Now, 24 hours later, the outage continues as the latest update, from 10:58 PM PDT, indicates that the team is still working towards a resolution.

"The team continues to be all-hands on deck trying to add capacity to the affected Availability Zone to re-mirror stuck volumes. It's taking us longer than we anticipated to add capacity to this fleet," the most recent update reads.

Several hours after the outage started, Amazon provided an explanation for the issues.

"A networking event early this morning triggered a large amount of re-mirroring of EBS volumes in US-EAST-1. This re-mirroring created a shortage of capacity in one of the US-EAST-1 Availability Zones, which impacted new EBS volume creation as well as the pace with which we could re-mirror and recover affected EBS volumes," Amazon explained.

"Additionally, one of our internal control planes for EBS has become inundated such that it's difficult to create new EBS volumes and EBS backed instances," it added.
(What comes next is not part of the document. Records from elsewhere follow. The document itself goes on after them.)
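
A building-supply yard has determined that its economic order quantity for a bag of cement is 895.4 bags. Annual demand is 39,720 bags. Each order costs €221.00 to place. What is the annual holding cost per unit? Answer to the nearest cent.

Squaring Q* = √(2DS/H) gives Q*² = 2DS/H.
From Q* = √(2DS/H): H = 2DS / Q*² = 2 × 39,720 × 221 / 895.4² = 21.8976.

H ≈ €21.90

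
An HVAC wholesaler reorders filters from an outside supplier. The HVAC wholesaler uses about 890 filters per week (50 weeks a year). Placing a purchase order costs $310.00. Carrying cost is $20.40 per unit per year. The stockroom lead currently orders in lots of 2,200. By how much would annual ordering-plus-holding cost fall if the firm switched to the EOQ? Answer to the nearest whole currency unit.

Annual demand D = 890 × 50 = 44,500.
EOQ = √(2DS/H) = √(2 × 44,500 × 310 / 20.4) ≈ 1162.95.
Cost at Q* = (D/Q*)S + (Q*/2)H = √(2DSH) ≈ $23,724.16.
Cost at Q = 2,200: (44,500/2,200)×310 + (2,200/2)×20.4 = $6,270.45 + $22,440.00 = $28,710.45.
Excess = $28,710.45 − $23,724.16 = $4,986.29.

Extra cost ≈ $4,986 per year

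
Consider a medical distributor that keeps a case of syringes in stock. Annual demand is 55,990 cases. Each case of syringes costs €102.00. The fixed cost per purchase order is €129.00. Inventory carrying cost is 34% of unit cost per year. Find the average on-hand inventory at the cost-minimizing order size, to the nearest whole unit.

Holding cost H = 0.34 × €102.00 = €34.6800 per unit per year.
Q* = √(2DS/H) = √(2 × 55,990 × 129 / 34.68) ≈ 645.39.
Average inventory = Q*/2 ≈ 645.39 / 2 = 322.697.

Average inventory ≈ 323 cases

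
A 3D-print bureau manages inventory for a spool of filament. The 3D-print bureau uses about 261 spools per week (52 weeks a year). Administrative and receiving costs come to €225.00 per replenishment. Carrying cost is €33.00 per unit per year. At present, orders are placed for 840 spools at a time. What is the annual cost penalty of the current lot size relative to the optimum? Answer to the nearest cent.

Extra cost ≈ €3,298.73 per year

Annual demand D = 261 × 52 = 13,572.
EOQ = √(2DS/H) = √(2 × 13,572 × 225 / 33) ≈ 430.20.
Cost at Q* = (D/Q*)S + (Q*/2)H = √(2DSH) ≈ €14,196.63.
Cost at Q = 840: (13,572/840)×225 + (840/2)×33 = €3,635.36 + €13,860.00 = €17,495.36.
Excess = €17,495.36 − €14,196.63 = €3,298.73.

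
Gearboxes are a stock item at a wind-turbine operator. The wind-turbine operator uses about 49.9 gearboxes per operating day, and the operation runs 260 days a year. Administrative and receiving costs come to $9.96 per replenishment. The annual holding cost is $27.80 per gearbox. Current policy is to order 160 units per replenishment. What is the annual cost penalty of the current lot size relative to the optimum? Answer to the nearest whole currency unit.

Extra cost ≈ $351 per year

Annual demand D = 49.9 × 260 = 12,974.
EOQ = √(2DS/H) = √(2 × 12,974 × 9.96 / 27.8) ≈ 96.42.
Cost at Q* = (D/Q*)S + (Q*/2)H = √(2DSH) ≈ $2,680.43.
Cost at Q = 160: (12,974/160)×9.96 + (160/2)×27.8 = $807.63 + $2,224.00 = $3,031.63.
Excess = $3,031.63 − $2,680.43 = $351.20.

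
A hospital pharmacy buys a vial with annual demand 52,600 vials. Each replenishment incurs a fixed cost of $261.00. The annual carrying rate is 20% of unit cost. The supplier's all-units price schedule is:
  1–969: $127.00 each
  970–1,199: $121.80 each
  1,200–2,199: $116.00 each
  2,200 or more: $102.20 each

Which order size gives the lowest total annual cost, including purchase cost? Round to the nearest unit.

Q* ≈ 2,200 vials

Holding cost per unit per year at price C is H = 0.20·C.
Candidates are each tier's EOQ (if it falls in that tier) and each price-break quantity.
Tier 1 ($127.00): EOQ = 1039.7 exceeds tier's upper bound 969, so this tier is dominated.
EOQ at $121.80 = 1061.7 (feasible in tier 2): TC = 52,600×$121.80 + (52,600/1061.7)×261 + (1061.7/2)×0.20×$121.80 = $6,432,542.28.
EOQ at $116.00 = 1087.9 < 1200, so use break Q=1200: TC = 52,600×$116.00 + (52,600/1200.0)×261 + (1200.0/2)×0.20×$116.00 = $6,126,960.50.
EOQ at $102.20 = 1159.0 < 2200, so use break Q=2200: TC = 52,600×$102.20 + (52,600/2200.0)×261 + (2200.0/2)×0.20×$102.20 = $5,404,444.27.
Lowest total cost is $5,404,444.27 at Q = 2200.0.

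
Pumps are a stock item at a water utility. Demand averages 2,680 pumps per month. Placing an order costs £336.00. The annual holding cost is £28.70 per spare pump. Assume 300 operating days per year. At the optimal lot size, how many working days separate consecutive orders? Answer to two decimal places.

T ≈ 8.09 days

Annual demand D = 2,680 × 12 = 32,160.
Q* = √(2DS/H) = √(2 × 32,160 × 336 / 28.7) ≈ 867.76.
Cycle time = Q*/D × 300 = 867.76 / 32,160 × 300 ≈ 8.095 days.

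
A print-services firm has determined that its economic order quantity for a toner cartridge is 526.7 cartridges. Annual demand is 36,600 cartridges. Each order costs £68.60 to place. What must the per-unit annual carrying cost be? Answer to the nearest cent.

Squaring Q* = √(2DS/H) gives Q*² = 2DS/H.
From Q* = √(2DS/H): H = 2DS / Q*² = 2 × 36,600 × 68.6 / 526.7² = 18.1012.

H ≈ £18.10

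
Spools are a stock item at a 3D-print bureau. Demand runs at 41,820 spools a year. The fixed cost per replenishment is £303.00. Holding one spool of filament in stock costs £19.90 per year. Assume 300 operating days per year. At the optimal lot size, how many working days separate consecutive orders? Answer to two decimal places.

Q* = √(2DS/H) = √(2 × 41,820 × 303 / 19.9) ≈ 1128.50.
Cycle time = Q*/D × 300 = 1128.50 / 41,820 × 300 ≈ 8.095 days.

T ≈ 8.10 days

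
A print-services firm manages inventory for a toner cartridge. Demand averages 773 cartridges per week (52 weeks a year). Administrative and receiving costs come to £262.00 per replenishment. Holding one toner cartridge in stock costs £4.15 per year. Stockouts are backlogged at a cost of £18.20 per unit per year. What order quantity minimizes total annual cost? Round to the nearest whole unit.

Q* ≈ 2,497 cartridges

Annual demand D = 773 × 52 = 40,196.
With planned backorders, Q* = √(2DS/H) · √((H+B)/B).
√(2DS/H) = √(2 × 40,196 × 262 / 4.15) = 2252.854.
√((H+B)/B) = √((4.15+18.2)/18.2) = 1.1082.
Q* ≈ 2496.526.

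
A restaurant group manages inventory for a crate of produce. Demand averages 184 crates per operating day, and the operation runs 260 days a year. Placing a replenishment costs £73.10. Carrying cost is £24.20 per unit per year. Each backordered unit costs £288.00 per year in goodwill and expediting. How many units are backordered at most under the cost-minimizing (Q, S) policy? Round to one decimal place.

Annual demand D = 184 × 260 = 47,840.
With planned backorders, Q* = √(2DS/H) · √((H+B)/B).
√(2DS/H) = √(2 × 47,840 × 73.1 / 24.2) = 537.603.
√((H+B)/B) = √((24.2+288)/288) = 1.0412.
Q* ≈ 559.734.
S* = Q* · H/(H+B) = 559.734 × 24.2/312.2 ≈ 43.387.

S* ≈ 43.4 crates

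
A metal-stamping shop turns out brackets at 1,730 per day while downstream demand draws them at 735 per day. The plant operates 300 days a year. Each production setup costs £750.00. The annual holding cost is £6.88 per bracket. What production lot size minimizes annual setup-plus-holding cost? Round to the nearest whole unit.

Q* ≈ 9,143 brackets

Annual demand D = 735 × 300 = 220,500.
Production build-up factor (1 − d/p) = 1 − 735/1,730 = 0.5751.
Q* = √(2DS / (H(1 − d/p))) = √(2 × 220,500 × 750 / (6.88 × 0.5751)).
= √(330,750,000 / 3.957) ≈ 9142.547.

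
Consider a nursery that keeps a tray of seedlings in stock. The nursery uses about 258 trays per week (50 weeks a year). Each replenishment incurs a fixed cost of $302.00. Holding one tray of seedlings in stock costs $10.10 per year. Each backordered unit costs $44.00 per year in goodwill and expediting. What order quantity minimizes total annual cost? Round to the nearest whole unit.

Annual demand D = 258 × 50 = 12,900.
With planned backorders, Q* = √(2DS/H) · √((H+B)/B).
√(2DS/H) = √(2 × 12,900 × 302 / 10.1) = 878.320.
√((H+B)/B) = √((10.1+44)/44) = 1.1088.
Q* ≈ 973.924.

Q* ≈ 974 trays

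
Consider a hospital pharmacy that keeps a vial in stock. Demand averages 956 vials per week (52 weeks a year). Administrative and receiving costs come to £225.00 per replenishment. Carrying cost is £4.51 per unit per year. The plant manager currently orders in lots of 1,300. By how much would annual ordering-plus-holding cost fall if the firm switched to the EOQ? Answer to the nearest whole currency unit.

Annual demand D = 956 × 52 = 49,712.
EOQ = √(2DS/H) = √(2 × 49,712 × 225 / 4.51) ≈ 2227.15.
Cost at Q* = (D/Q*)S + (Q*/2)H = √(2DSH) ≈ £10,044.43.
Cost at Q = 1,300: (49,712/1,300)×225 + (1,300/2)×4.51 = £8,604.00 + £2,931.50 = £11,535.50.
Excess = £11,535.50 − £10,044.43 = £1,491.07.

Extra cost ≈ £1,491 per year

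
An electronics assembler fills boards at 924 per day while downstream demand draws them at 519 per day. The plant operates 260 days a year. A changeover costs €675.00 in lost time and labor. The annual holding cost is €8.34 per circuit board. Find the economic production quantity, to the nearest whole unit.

Q* ≈ 7,059 boards

Annual demand D = 519 × 260 = 134,940.
Production build-up factor (1 − d/p) = 1 − 519/924 = 0.4383.
Q* = √(2DS / (H(1 − d/p))) = √(2 × 134,940 × 675 / (8.34 × 0.4383)).
= √(182,169,000 / 3.6555) ≈ 7059.317.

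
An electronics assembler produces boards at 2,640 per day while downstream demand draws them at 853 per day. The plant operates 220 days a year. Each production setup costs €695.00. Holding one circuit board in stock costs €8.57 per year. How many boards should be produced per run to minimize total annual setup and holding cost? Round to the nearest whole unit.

Annual demand D = 853 × 220 = 187,660.
Production build-up factor (1 − d/p) = 1 − 853/2,640 = 0.6769.
Q* = √(2DS / (H(1 − d/p))) = √(2 × 187,660 × 695 / (8.57 × 0.6769)).
= √(260,847,400 / 5.801) ≈ 6705.675.

Q* ≈ 6,706 boards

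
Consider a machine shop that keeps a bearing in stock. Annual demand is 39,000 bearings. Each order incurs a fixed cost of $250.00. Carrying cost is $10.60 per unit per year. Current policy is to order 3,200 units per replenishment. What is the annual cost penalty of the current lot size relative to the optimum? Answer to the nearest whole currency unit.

EOQ = √(2DS/H) = √(2 × 39,000 × 250 / 10.6) ≈ 1356.33.
Cost at Q* = (D/Q*)S + (Q*/2)H = √(2DSH) ≈ $14,377.07.
Cost at Q = 3,200: (39,000/3,200)×250 + (3,200/2)×10.6 = $3,046.88 + $16,960.00 = $20,006.88.
Excess = $20,006.88 − $14,377.07 = $5,629.81.

Extra cost ≈ $5,630 per year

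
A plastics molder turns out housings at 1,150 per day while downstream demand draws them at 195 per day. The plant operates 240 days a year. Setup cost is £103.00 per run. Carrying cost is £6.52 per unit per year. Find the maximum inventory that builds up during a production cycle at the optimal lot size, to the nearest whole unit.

I_max ≈ 1,108 housings

Annual demand D = 195 × 240 = 46,800.
Production build-up factor (1 − d/p) = 1 − 195/1,150 = 0.8304.
Q* = √(2DS / (H(1 − d/p))) = √(2 × 46,800 × 103 / (6.52 × 0.8304)).
= √(9,640,800 / 5.4144) ≈ 1334.381.
Maximum inventory = Q*(1 − d/p) = 1334.381 × 0.8304 ≈ 1108.117.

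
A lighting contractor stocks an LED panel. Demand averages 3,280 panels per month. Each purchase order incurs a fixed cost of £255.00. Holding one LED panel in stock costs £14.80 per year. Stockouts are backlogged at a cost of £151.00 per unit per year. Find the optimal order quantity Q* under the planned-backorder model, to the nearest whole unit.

Annual demand D = 3,280 × 12 = 39,360.
With planned backorders, Q* = √(2DS/H) · √((H+B)/B).
√(2DS/H) = √(2 × 39,360 × 255 / 14.8) = 1164.613.
√((H+B)/B) = √((14.8+151)/151) = 1.0479.
Q* ≈ 1220.353.

Q* ≈ 1,220 panels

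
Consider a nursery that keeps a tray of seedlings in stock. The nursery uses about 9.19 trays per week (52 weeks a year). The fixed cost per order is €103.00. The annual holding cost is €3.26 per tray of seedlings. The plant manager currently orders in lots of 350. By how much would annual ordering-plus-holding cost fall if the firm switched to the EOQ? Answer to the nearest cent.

Extra cost ≈ €144.63 per year

Annual demand D = 9.19 × 52 = 477.88.
EOQ = √(2DS/H) = √(2 × 477.88 × 103 / 3.26) ≈ 173.77.
Cost at Q* = (D/Q*)S + (Q*/2)H = √(2DSH) ≈ €566.50.
Cost at Q = 350: (477.88/350)×103 + (350/2)×3.26 = €140.63 + €570.50 = €711.13.
Excess = €711.13 − €566.50 = €144.63.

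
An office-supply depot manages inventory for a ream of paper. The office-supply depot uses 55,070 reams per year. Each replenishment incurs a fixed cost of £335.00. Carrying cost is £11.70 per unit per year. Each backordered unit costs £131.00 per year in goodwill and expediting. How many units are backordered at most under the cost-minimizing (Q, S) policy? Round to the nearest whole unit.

With planned backorders, Q* = √(2DS/H) · √((H+B)/B).
√(2DS/H) = √(2 × 55,070 × 335 / 11.7) = 1775.833.
√((H+B)/B) = √((11.7+131)/131) = 1.0437.
Q* ≈ 1853.439.
S* = Q* · H/(H+B) = 1853.439 × 11.7/142.7 ≈ 151.964.

S* ≈ 152 reams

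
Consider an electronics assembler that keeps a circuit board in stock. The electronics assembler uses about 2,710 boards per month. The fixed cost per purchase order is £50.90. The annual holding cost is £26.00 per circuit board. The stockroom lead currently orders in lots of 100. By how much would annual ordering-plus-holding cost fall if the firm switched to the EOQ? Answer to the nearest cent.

Annual demand D = 2,710 × 12 = 32,520.
EOQ = √(2DS/H) = √(2 × 32,520 × 50.9 / 26) ≈ 356.83.
Cost at Q* = (D/Q*)S + (Q*/2)H = √(2DSH) ≈ £9,277.60.
Cost at Q = 100: (32,520/100)×50.9 + (100/2)×26 = £16,552.68 + £1,300.00 = £17,852.68.
Excess = £17,852.68 − £9,277.60 = £8,575.08.

Extra cost ≈ £8,575.08 per year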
One of the solutions was to add more capacity to speed up the re-mirroring process and the move worked to a degree. Later in the day Amazon announced that it has managed to restore full service in all Availability Zones except one.

This was at 1:48 PM PDT, since then Amazon has been working on getting this last Availability Zone working, without much success.

Amazon suggests that users affected move to other Availability Zones. With EC2 instances, they can simply relaunch them, so long as they don't select a specific Availability Zone. For most users, this means that they can at least get their sites and apps back and running again, though some functionality may still be affected.

Those using EBS volumes have it harder though, they still aren't able to access their data, however, they can recover if they have snapshots of their storage devices by creating new EBS volumes in a different Availability Zone.